Applying directly to a company is something that happens often. Most careers sites allow you to submit a “general resume” or to “put your resume on file” for future openings. I’ve had many candidates reach out to me directly when I was a recruiter asking me to consider them or keep their resume on file even though there wasn’t a job available at the moment.
I’m sure many of you out there are wondering, when you apply to a company but not for a specific job, what happens next? What can you expect? In most cases, one of two things are going to happen…
The most likely scenario
What’s most likely to happen is that your resume is simply “kept on file” which means it gets loaded into the ATS (Applicant Tracking System) and just sits there for a while. Those databases have hundreds of thousands of resumes in them – many hundreds coming in per day for a popular company. So I can tell you that most of the time, no one is actively screening every “general” resume that comes through the online careers website.
However, many recruiters do use the key word search feature in their ATS when they open a new job. This means that when a job opens up a month down the line and they are looking for someone with experience working in Salesforce, your resume submitted last month (with Salesforce experience) will pop up. So if you have unique skills that the company is likely to look for in the future, you may just get found in “the black hole”.
The best possible scenario
Now I’m not saying this happens all the time but there is a best case scenario here. That scenario (the one we’re all hoping for!) is having your resume read and reviewed by the right person. Even better (and more rare) is to have it be a fit for an un-posted job or be such a strong/unique resume that the company wants to chat with you on an informational basis.

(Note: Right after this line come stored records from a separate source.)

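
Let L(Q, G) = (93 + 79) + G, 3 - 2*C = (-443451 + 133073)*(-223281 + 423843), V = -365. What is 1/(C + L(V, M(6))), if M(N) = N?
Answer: 2/62250032795 ≈ 3.2129e-11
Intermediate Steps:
C = 62250032439/2 (C = 3/2 - (-443451 + 133073)*(-223281 + 423843)/2 = 3/2 - (-155189)*200562 = 3/2 - ½*(-62250032436) = 3/2 + 31125016218 = 62250032439/2 ≈ 3.1125e+10)
L(Q, G) = 172 + G
1/(C + L(V, M(6))) = 1/(62250032439/2 + (172 + 6)) = 1/(62250032439/2 + 178) = 1/(62250032795/2) = 2/62250032795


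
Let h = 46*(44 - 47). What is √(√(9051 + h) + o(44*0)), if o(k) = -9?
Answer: √(-9 + √8913) ≈ 9.2417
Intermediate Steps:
h = -138 (h = 46*(-3) = -138)
√(√(9051 + h) + o(44*0)) = √(√(9051 - 138) - 9) = √(√8913 - 9) = √(-9 + √8913)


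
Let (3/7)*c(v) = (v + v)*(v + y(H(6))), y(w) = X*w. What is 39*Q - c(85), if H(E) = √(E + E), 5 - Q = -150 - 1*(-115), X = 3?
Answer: -96470/3 - 2380*√3 ≈ -36279.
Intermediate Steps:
Q = 40 (Q = 5 - (-150 - 1*(-115)) = 5 - (-150 + 115) = 5 - 1*(-35) = 5 + 35 = 40)
H(E) = √2*√E (H(E) = √(2*E) = √2*√E)
y(w) = 3*w
c(v) = 14*v*(v + 6*√3)/3 (c(v) = 7*((v + v)*(v + 3*(√2*√6)))/3 = 7*((2*v)*(v + 3*(2*√3)))/3 = 7*((2*v)*(v + 6*√3))/3 = 7*(2*v*(v + 6*√3))/3 = 14*v*(v + 6*√3)/3)
39*Q - c(85) = 39*40 - 14*85*(85 + 6*√3)/3 = 1560 - (101150/3 + 2380*√3) = 1560 + (-101150/3 - 2380*√3) = -96470/3 - 2380*√3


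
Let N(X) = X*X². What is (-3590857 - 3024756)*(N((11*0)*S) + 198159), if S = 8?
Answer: -1310943256467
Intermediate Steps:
N(X) = X³
(-3590857 - 3024756)*(N((11*0)*S) + 198159) = (-3590857 - 3024756)*(((11*0)*8)³ + 198159) = -6615613*((0*8)³ + 198159) = -6615613*(0³ + 198159) = -6615613*(0 + 198159) = -6615613*198159 = -1310943256467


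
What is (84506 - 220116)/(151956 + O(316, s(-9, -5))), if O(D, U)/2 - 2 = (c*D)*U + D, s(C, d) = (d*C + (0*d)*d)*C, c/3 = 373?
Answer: 67805/143133324 ≈ 0.00047372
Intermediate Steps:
c = 1119 (c = 3*373 = 1119)
s(C, d) = d*C² (s(C, d) = (C*d + 0*d)*C = (C*d + 0)*C = (C*d)*C = d*C²)
O(D, U) = 4 + 2*D + 2238*D*U (O(D, U) = 4 + 2*((1119*D)*U + D) = 4 + 2*(1119*D*U + D) = 4 + 2*(D + 1119*D*U) = 4 + (2*D + 2238*D*U) = 4 + 2*D + 2238*D*U)
(84506 - 220116)/(151956 + O(316, s(-9, -5))) = (84506 - 220116)/(151956 + (4 + 2*316 + 2238*316*(-5*(-9)²))) = -135610/(151956 + (4 + 632 + 2238*316*(-5*81))) = -135610/(151956 + (4 + 632 + 2238*316*(-405))) = -135610/(151956 + (4 + 632 - 286419240)) = -135610/(151956 - 286418604) = -135610/(-286266648) = -135610*(-1/286266648) = 67805/143133324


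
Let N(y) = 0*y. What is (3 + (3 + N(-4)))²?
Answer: 36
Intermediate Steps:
N(y) = 0
(3 + (3 + N(-4)))² = (3 + (3 + 0))² = (3 + 3)² = 6² = 36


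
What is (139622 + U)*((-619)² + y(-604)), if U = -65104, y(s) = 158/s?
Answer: 4311408157637/151 ≈ 2.8552e+10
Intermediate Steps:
(139622 + U)*((-619)² + y(-604)) = (139622 - 65104)*((-619)² + 158/(-604)) = 74518*(383161 + 158*(-1/604)) = 74518*(383161 - 79/302) = 74518*(115714543/302) = 4311408157637/151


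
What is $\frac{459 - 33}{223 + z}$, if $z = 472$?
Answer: $\frac{426}{695} \approx 0.61295$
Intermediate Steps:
$\frac{459 - 33}{223 + z} = \frac{459 - 33}{223 + 472} = \frac{426}{695}$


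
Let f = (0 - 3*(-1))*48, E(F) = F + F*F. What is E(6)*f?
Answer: 6048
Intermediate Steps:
E(F) = F + F²
f = 144 (f = (0 + 3)*48 = 3*48 = 144)
E(6)*f = (6*(1 + 6))*144 = (6*7)*144 = 42*144 = 6048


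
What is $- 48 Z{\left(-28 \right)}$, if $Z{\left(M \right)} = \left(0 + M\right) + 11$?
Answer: $816$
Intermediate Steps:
$Z{\left(M \right)} = 11 + M$ ($Z{\left(M \right)} = M + 11 = 11 + M$)
$- 48 Z{\left(-28 \right)} = - 48 \left(11 - 28\right) = \left(-48\right) \left(-17\right) = 816$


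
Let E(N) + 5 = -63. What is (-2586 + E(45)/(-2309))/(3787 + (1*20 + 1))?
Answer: -2985503/4396336 ≈ -0.67909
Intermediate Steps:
E(N) = -68 (E(N) = -5 - 63 = -68)
(-2586 + E(45)/(-2309))/(3787 + (1*20 + 1)) = (-2586 - 68/(-2309))/(3787 + (1*20 + 1)) = (-2586 - 68*(-1/2309))/(3787 + (20 + 1)) = (-2586 + 68/2309)/(3787 + 21) = -5971006/2309/3808 = -5971006/2309*1/3808 = -2985503/4396336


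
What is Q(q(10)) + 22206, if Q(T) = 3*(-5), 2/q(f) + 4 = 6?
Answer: 22191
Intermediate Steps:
q(f) = 1 (q(f) = 2/(-4 + 6) = 2/2 = 2*(½) = 1)
Q(T) = -15
Q(q(10)) + 22206 = -15 + 22206 = 22191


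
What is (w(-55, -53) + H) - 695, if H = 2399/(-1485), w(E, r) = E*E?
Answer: 3457651/1485 ≈ 2328.4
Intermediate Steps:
w(E, r) = E**2
H = -2399/1485 (H = 2399*(-1/1485) = -2399/1485 ≈ -1.6155)
(w(-55, -53) + H) - 695 = ((-55)**2 - 2399/1485) - 695 = (3025 - 2399/1485) - 695 = 4489726/1485 - 695 = 3457651/1485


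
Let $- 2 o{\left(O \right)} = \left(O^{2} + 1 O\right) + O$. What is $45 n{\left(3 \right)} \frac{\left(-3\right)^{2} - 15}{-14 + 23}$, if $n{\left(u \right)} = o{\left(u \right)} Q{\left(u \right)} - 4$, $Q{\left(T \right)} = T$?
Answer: $795$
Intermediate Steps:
$o{\left(O \right)} = - O - \frac{O^{2}}{2}$ ($o{\left(O \right)} = - \frac{\left(O^{2} + 1 O\right) + O}{2} = - \frac{\left(O^{2} + O\right) + O}{2} = - \frac{\left(O + O^{2}\right) + O}{2} = - \frac{O^{2} + 2 O}{2} = - O - \frac{O^{2}}{2}$)
$n{\left(u \right)} = -4 - \frac{u^{2} \left(2 + u\right)}{2}$ ($n{\left(u \right)} = - \frac{u \left(2 + u\right)}{2} u - 4 = - \frac{u^{2} \left(2 + u\right)}{2} - 4 = -4 - \frac{u^{2} \left(2 + u\right)}{2}$)
$45 n{\left(3 \right)} \frac{\left(-3\right)^{2} - 15}{-14 + 23} = 45 \left(-4 - \frac{3^{2} \left(2 + 3\right)}{2}\right) \frac{\left(-3\right)^{2} - 15}{-14 + 23} = 45 \left(-4 - \frac{9}{2} \cdot 5\right) \frac{9 - 15}{9} = 45 \left(-4 - \frac{45}{2}\right) \left(\left(-6\right) \frac{1}{9}\right) = 45 \left(- \frac{53}{2}\right) \left(- \frac{2}{3}\right) = \left(- \frac{2385}{2}\right) \left(- \frac{2}{3}\right) = 795$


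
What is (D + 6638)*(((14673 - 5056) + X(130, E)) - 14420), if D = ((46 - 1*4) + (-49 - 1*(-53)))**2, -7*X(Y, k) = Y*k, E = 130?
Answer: -442260834/7 ≈ -6.3180e+7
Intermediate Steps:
X(Y, k) = -Y*k/7
D = 2116 (D = ((46 - 4) + (-49 + 53))**2 = (42 + 4)**2 = 46**2 = 2116)
(D + 6638)*(((14673 - 5056) + X(130, E)) - 14420) = (2116 + 6638)*(((14673 - 5056) - 1/7*130*130) - 14420) = 8754*((9617 - 16900/7) - 14420) = 8754*(50419/7 - 14420) = 8754*(-50521/7) = -442260834/7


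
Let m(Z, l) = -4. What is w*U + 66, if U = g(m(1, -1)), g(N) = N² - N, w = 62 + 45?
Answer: 2206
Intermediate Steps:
w = 107
U = 20 (U = -4*(-1 - 4) = -4*(-5) = 20)
w*U + 66 = 107*20 + 66 = 2140 + 66 = 2206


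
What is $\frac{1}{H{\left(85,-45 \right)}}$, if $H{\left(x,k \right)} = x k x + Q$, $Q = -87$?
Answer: $- \frac{1}{325212} \approx -3.0749 \cdot 10^{-6}$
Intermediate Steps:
$H{\left(x,k \right)} = -87 + k x^{2}$ ($H{\left(x,k \right)} = x k x - 87 = k x x - 87 = k x^{2} - 87 = -87 + k x^{2}$)
$\frac{1}{H{\left(85,-45 \right)}} = \frac{1}{-87 - 45 \cdot 85^{2}} = \frac{1}{-87 - 325125} = \frac{1}{-325212} = - \frac{1}{325212}$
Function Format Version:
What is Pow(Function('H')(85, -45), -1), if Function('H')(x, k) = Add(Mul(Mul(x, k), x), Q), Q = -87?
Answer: Rational(-1, 325212) ≈ -3.0749e-6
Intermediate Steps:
Function('H')(x, k) = Add(-87, Mul(k, Pow(x, 2))) (Function('H')(x, k) = Add(Mul(Mul(x, k), x), -87) = Add(Mul(Mul(k, x), x), -87) = Add(Mul(k, Pow(x, 2)), -87) = Add(-87, Mul(k, Pow(x, 2))))
Pow(Function('H')(85, -45), -1) = Pow(Add(-87, Mul(-45, Pow(85, 2))), -1) = Pow(Add(-87, Mul(-45, 7225)), -1) = Pow(Add(-87, -325125), -1) = Pow(-325212, -1) = Rational(-1, 325212)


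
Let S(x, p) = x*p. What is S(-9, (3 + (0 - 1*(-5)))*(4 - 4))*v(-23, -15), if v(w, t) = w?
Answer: 0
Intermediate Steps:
S(x, p) = p*x
S(-9, (3 + (0 - 1*(-5)))*(4 - 4))*v(-23, -15) = (((3 + (0 - 1*(-5)))*(4 - 4))*(-9))*(-23) = (((3 + (0 + 5))*0)*(-9))*(-23) = (((3 + 5)*0)*(-9))*(-23) = ((8*0)*(-9))*(-23) = (0*(-9))*(-23) = 0*(-23) = 0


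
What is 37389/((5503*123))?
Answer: 12463/225623 ≈ 0.055238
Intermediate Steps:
37389/((5503*123)) = 37389/676869 = 37389*(1/676869) = 12463/225623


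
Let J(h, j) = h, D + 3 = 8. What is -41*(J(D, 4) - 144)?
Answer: 5699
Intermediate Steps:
D = 5 (D = -3 + 8 = 5)
-41*(J(D, 4) - 144) = -41*(5 - 144) = -41*(-139) = 5699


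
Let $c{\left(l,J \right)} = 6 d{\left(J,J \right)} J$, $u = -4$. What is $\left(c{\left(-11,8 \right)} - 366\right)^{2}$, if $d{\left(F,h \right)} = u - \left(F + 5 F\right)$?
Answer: $8191044$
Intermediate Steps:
$d{\left(F,h \right)} = -4 - 6 F$ ($d{\left(F,h \right)} = -4 - \left(F + 5 F\right) = -4 - 6 F$)
$c{\left(l,J \right)} = J \left(-24 - 36 J\right)$ ($c{\left(l,J \right)} = 6 \left(-4 - 6 J\right) J = \left(-24 - 36 J\right) J = J \left(-24 - 36 J\right)$)
$\left(c{\left(-11,8 \right)} - 366\right)^{2} = \left(\left(-12\right) 8 \left(2 + 3 \cdot 8\right) - 366\right)^{2} = \left(\left(-12\right) 8 \left(2 + 24\right) - 366\right)^{2} = \left(\left(-12\right) 8 \cdot 26 - 366\right)^{2} = \left(-2496 - 366\right)^{2} = \left(-2862\right)^{2} = 8191044$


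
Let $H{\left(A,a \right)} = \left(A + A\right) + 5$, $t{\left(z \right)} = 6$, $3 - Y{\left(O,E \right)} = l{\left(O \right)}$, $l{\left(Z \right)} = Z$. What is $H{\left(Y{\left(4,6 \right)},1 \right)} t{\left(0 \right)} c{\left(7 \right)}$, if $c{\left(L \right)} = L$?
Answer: $126$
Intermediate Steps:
$Y{\left(O,E \right)} = 3 - O$
$H{\left(A,a \right)} = 5 + 2 A$ ($H{\left(A,a \right)} = 2 A + 5 = 5 + 2 A$)
$H{\left(Y{\left(4,6 \right)},1 \right)} t{\left(0 \right)} c{\left(7 \right)} = \left(5 + 2 \left(3 - 4\right)\right) 6 \cdot 7 = \left(5 + 2 \left(-1\right)\right) 6 \cdot 7 = \left(5 - 2\right) 6 \cdot 7 = 3 \cdot 6 \cdot 7 = 18 \cdot 7 = 126$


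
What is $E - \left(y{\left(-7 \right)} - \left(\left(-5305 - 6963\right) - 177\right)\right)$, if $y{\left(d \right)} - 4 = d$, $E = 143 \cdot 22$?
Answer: $-9296$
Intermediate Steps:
$E = 3146$
$y{\left(d \right)} = 4 + d$
$E - \left(y{\left(-7 \right)} - \left(\left(-5305 - 6963\right) - 177\right)\right) = 3146 - \left(\left(4 - 7\right) - \left(\left(-5305 - 6963\right) - 177\right)\right) = 3146 - \left(-3 - \left(-12268 - 177\right)\right) = 3146 - \left(-3 - -12445\right) = 3146 - \left(-3 + 12445\right) = 3146 - 12442 = -9296$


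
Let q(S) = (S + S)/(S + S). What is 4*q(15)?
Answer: 4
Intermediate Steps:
q(S) = 1 (q(S) = (2*S)/((2*S)) = (2*S)*(1/(2*S)) = 1)
4*q(15) = 4*1 = 4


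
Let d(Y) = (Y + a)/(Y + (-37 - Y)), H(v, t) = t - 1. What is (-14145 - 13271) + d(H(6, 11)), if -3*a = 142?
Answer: -3043064/111 ≈ -27415.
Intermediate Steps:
a = -142/3 (a = -⅓*142 = -142/3 ≈ -47.333)
H(v, t) = -1 + t
d(Y) = 142/111 - Y/37 (d(Y) = (Y - 142/3)/(Y + (-37 - Y)) = (-142/3 + Y)/(-37) = (-142/3 + Y)*(-1/37) = 142/111 - Y/37)
(-14145 - 13271) + d(H(6, 11)) = (-14145 - 13271) + (142/111 - (-1 + 11)/37) = -27416 + (142/111 - 1/37*10) = -27416 + (142/111 - 10/37) = -27416 + 112/111 = -3043064/111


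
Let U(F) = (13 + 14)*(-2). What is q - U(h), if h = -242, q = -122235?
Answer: -122181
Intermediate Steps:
U(F) = -54 (U(F) = 27*(-2) = -54)
q - U(h) = -122235 - 1*(-54) = -122235 + 54 = -122181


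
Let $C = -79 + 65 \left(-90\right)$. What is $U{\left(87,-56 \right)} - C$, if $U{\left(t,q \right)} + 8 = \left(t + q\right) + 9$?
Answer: $5961$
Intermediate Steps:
$U{\left(t,q \right)} = 1 + q + t$ ($U{\left(t,q \right)} = -8 + \left(\left(t + q\right) + 9\right) = -8 + \left(\left(q + t\right) + 9\right) = -8 + \left(9 + q + t\right) = 1 + q + t$)
$C = -5929$ ($C = -79 - 5850 = -5929$)
$U{\left(87,-56 \right)} - C = \left(1 - 56 + 87\right) - -5929 = 32 + 5929 = 5961$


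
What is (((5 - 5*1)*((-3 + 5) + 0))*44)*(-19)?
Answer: 0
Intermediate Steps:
(((5 - 5*1)*((-3 + 5) + 0))*44)*(-19) = (((5 - 5)*(2 + 0))*44)*(-19) = ((0*2)*44)*(-19) = (0*44)*(-19) = 0*(-19) = 0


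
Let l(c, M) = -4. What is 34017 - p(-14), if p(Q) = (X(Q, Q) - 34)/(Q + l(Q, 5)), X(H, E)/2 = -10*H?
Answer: 102092/3 ≈ 34031.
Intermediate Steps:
X(H, E) = -20*H (X(H, E) = 2*(-10*H) = -20*H)
p(Q) = (-34 - 20*Q)/(-4 + Q) (p(Q) = (-20*Q - 34)/(Q - 4) = (-34 - 20*Q)/(-4 + Q))
34017 - p(-14) = 34017 - 2*(-17 - 10*(-14))/(-4 - 14) = 34017 - 2*(-17 + 140)/(-18) = 34017 - 2*(-1)*123/18 = 34017 - 1*(-41/3) = 34017 + 41/3 = 102092/3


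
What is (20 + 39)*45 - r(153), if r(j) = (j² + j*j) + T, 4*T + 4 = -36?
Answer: -44153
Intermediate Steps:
T = -10 (T = -1 + (¼)*(-36) = -1 - 9 = -10)
r(j) = -10 + 2*j² (r(j) = (j² + j*j) - 10 = (j² + j²) - 10 = 2*j² - 10 = -10 + 2*j²)
(20 + 39)*45 - r(153) = (20 + 39)*45 - (-10 + 2*153²) = 59*45 - (-10 + 2*23409) = 2655 - (-10 + 46818) = 2655 - 1*46808 = 2655 - 46808 = -44153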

For really small companies that have an email listed on their website versus an “apply online” process this is a lot more likely to happen. It’s also more likely to happen if you are able to ask someone within the company to refer you (check out: how to ask for a referral) and that’s the avenue in which the recruiter receives the resume. I’ve done many informational interviews with candidates who were referred and endorsed by people within the company.
Though it won’t land you a job, an informational is still a step in the right direction. It gives you a chance you build a relationship with the company so you can have a direct contact when a job does open up. And though it’s very rare, you may end up in exactly the right place at the right time and enter the interview process for an actual job that was un-posted or was about to open (check out: do companies post all of their jobs online).
The bottom line…
Is that your resume that’s submitted to be “kept on file” will just sit somewhere. For that reason, I wouldn’t advise that job seekers spend a ton of time sending general resumes all over the place because you’re a lot more likely to succeed when you apply for a specific job (that you’re qualified for).
That being said, if you truly have a dream company, or a great connection at a company you’d love to work for, go for it. There’s not a ton of harm in doing this as long as it’s not your only strategy.